Bloomsday celebrates June 16, 1904: the day captured in James Joyce’s Ulysses. The Modernist novel recounts Homer’s epic poem The Odyssey as a day in the life of Dublin advertising agent Leopold Bloom.
Ulysses broke ground with its stream of consciousness narration. Laurence Sterne based the 18th Century The Life and Opinions of Tristam Shandy, Gentleman on rambling digressions. Joyce explored the inner workings of Stephen Dedalus in his semi-autobiographical first novel A Portrait of the Artist as a Young Man. Dedalus returned in Ulysses, where Joyce expanded the techniques and floated through the streets and thoughts of Dublin over the course of a day.
The story ran in serialized form from 1914 to 1921 before being published as a novel in 1922 in Paris. It was plagued with obscenity charges. The United States Post Office burned copies that attempted to enter the country. Due to its idiosyncratic language, there are still difficulties finding a definitive edition.
In Dublin, fans dress in Edwardian garb and walk the streets of the city on June 16, nose in book as they trace the steps of the story. At some point, they might stop in Davy Byrne’s Pub at 21 Duke Street, “Dublin’s Original Gastro Pub,” which appeared in Ulysses and Joyce’s short story collection Dubliners.

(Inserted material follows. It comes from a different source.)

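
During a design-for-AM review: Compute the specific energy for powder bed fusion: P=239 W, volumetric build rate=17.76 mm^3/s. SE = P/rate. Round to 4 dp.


SE = 239 / 17.76 = 13.4572 J/mm^3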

Chicago will also find Bloomsday events. Reservations are required for The Cliff Dwellers (200 S Michigan Ave, 22nd Floor). There is a $10 reading from 6-8:15; $50 will include a post-reading dinner. https://www.facebook.com/events/287214638121321. At 8pm, there will be a reading by Bloomsday in Chicago at the Galway Arms (2442 N. Clark Street).
June 16, 1904 is also the day that James Joyce got his first hand job from his wife-to-be, Nora Barnacle.